MySQL latin1 → utf8 (Wordpress upgrade)
Spurred on by mass hacking, I’ve updated my old (version 2.0.3) Wordpress install to something a little newer.
I decided to err on the side of caution and upgrade a copy of the live DB first - and I’m glad I did. I saw lots of problems with accents and symbols getting munged in the upgrade - well, that’s what I thought.
In reality, the symbols were being screwed in the backup-and-restore process. Words such as “naïve”, £-signs and various typographic quotes were obviously getting messed up through character-encoding issues.
After a bit of sleuthing, I found the output from mysqldump wasn’t valid. The problem was caused by a combination of default connection settings in a .my.cnf, and the fact that the old Wordpress install was storing utf-8 characters inside a latin1 database.
My MySQL default settings are:
[client]
default-character-set=utf8
Because we’re pulling latin1 data over a utf-8 connection, MySQL starts doing character-set conversions, and screws up a bunch of text that it thinks is latin1, but in reality is actually already in utf-8.
The fix for the backup process was to override my default settings with latin1:
$ mysqldump --default-character-set=latin1 --opt -h db.example.com -u user -ppassword schema > db-backup-latin1-20080707.sql
That worked fine, and the next step was reloading it into the DB as utf-8. This required a little bit of string replacement using a command-line utility bundled with MySQL. If you’re going to do this yourself, watch what you type: I somehow typed in “lastin1″ halfway through and lost an hour or so trying to figure out what went wrong. Anyhow, here’s the command-line:
$ replace "CHARSET=latin1" "CHARSET=utf8" "SET NAMES latin1" "SET NAMES utf8" < db-backup-latin1-20080707.sql > db-backup-utf8-20080707.sql
You should now be able to blat / restore / overwrite your DB and ensure all tables are in the appropriate character set, ready for a smooth wordpress upgrade.
$ mysql --opt -h db.example.com -u user -ppassword schema < db-backup-utf8-20080707.sql
August 14th, 2008 at 12:00 pm
Finally, a sollution that worked! Thanks, mate!

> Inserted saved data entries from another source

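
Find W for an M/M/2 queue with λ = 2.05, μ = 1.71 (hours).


a = 1.1988; ρ = 0.5994; P₀ = 0.250457
Lq = P₀·a^c·ρ/(c!(1−ρ)²) = 0.67229
Wq = Lq/λ = 0.67229/2.05 = 0.32795 hr
W = Wq + 1/μ = 0.32795 + 0.58480 = 0.91274 hr

Final: 0.91274 hr


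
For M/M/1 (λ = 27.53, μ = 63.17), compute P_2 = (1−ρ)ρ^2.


ρ = 27.53/63.17 = 0.4358
P_n = (1−ρ)·ρ^n = (1 − 0.4358)·0.4358^2 = 0.5642·0.189929 = 0.107156

Final: 0.107156


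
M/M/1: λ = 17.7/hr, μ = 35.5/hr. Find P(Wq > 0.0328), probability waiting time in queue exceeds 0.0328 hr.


ρ = 17.7/35.5 = 0.4986
P(Wq > t) = ρ·e^{−(μ−λ)t} = 0.4986·e^{−0.5838}
= 0.4986·0.557752 = 0.278091

Final: 0.278091


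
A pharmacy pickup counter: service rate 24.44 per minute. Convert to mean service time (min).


Mean service time = 1/μ = 1/24.44 minute = 0.04092 minute
In minutes: 0.04092 × 1 = 0.04092 min

Final: 0.04092 min


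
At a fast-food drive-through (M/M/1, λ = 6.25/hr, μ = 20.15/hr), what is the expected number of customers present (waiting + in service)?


ρ = λ/μ = 6.25/20.15 = 0.3102
L = ρ/(1−ρ) = 0.3102/(1 − 0.3102) = 0.3102/0.6898 = 0.4496

Final: 0.4496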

August 22nd, 2008 at 9:28 am
Hi,
can I’ve your support to convert latin1 DB into utf8?
thanks
August 22nd, 2008 at 11:19 am
Hi Dam,
The mysqldump, replace and mysql restore commands aren’t specific to Wordpress, so should work for any MySQL databaase where utf8 data’s accidentally been stored in a latin1 table.
Ash
September 12th, 2008 at 1:30 pm
[...] - bookmarked by 2 members originally found by shleyswt on 2008-09-10 MySQL latin1 → utf8 (Wordpress upgrade) http://hexmen.com/blog/2008/07/mysql-latin1-utf8-wordpress-upgrade/ - bookmarked by 1 members [...]
November 19th, 2008 at 11:25 am
What if I don’t have access to mysqldump but only phpMyAdmin?
Thanks
November 19th, 2008 at 11:56 am
@Paamayim
I’m not a big phpMyAdmin user, but assume you can export & import using the GUI, so (hopefully) it’s just a matter of reading around. I guess you may need to make use of phpMyAdmin’s transformations..?

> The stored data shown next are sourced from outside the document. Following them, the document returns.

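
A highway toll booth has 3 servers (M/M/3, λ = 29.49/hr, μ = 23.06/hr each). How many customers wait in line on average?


a = λ/μ = 1.2788; ρ = a/3 = 0.4263
P₀ = 0.269970
Lq = P₀·a^c·ρ / (c!·(1−ρ)²) = 0.269970·2.09144·0.4263/(6·0.32916)
= 0.12187

Final: 0.12187


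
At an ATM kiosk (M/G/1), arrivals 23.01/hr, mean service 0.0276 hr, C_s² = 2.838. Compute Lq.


ρ = λ·E[S] = 23.01·0.0276 = 0.6351
Lq = ρ²(1+C_s²)/(2(1−ρ)) = 0.4033·(1+2.838)/(2·0.3649)
= 0.4033·3.8380/0.7298 = 2.12092

Final: 2.12092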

Drupal has some info on exporting and importing.
Let us know if you figure it out.
November 19th, 2008 at 12:31 pm
Yes, exporting is pretty straightforward with phpMyAdmin, but it lacks of charset options, and I’m not sure if they would be useful in this case. I didn’t know about “transformations”, but it seems to be some painfull stuff.
By the way, I exported the tabels of my interest, opened the sql text file in notepad++ or any other advanced texte editor, than modified charset=latin1 to utf8 option in create statemente, and then, -by hand-
made search-replace of screwed up charachters and finally reimported the whole zipped file.
November 19th, 2008 at 3:02 pm
@Paamayim
When all else fails, brute-force is always an option…
(masochist!)
November 30th, 2008 at 3:31 pm
LOL… thanks for this. I was just about to do a HUGE, manual search and replace of my database when I searched on the off chance - and found this post.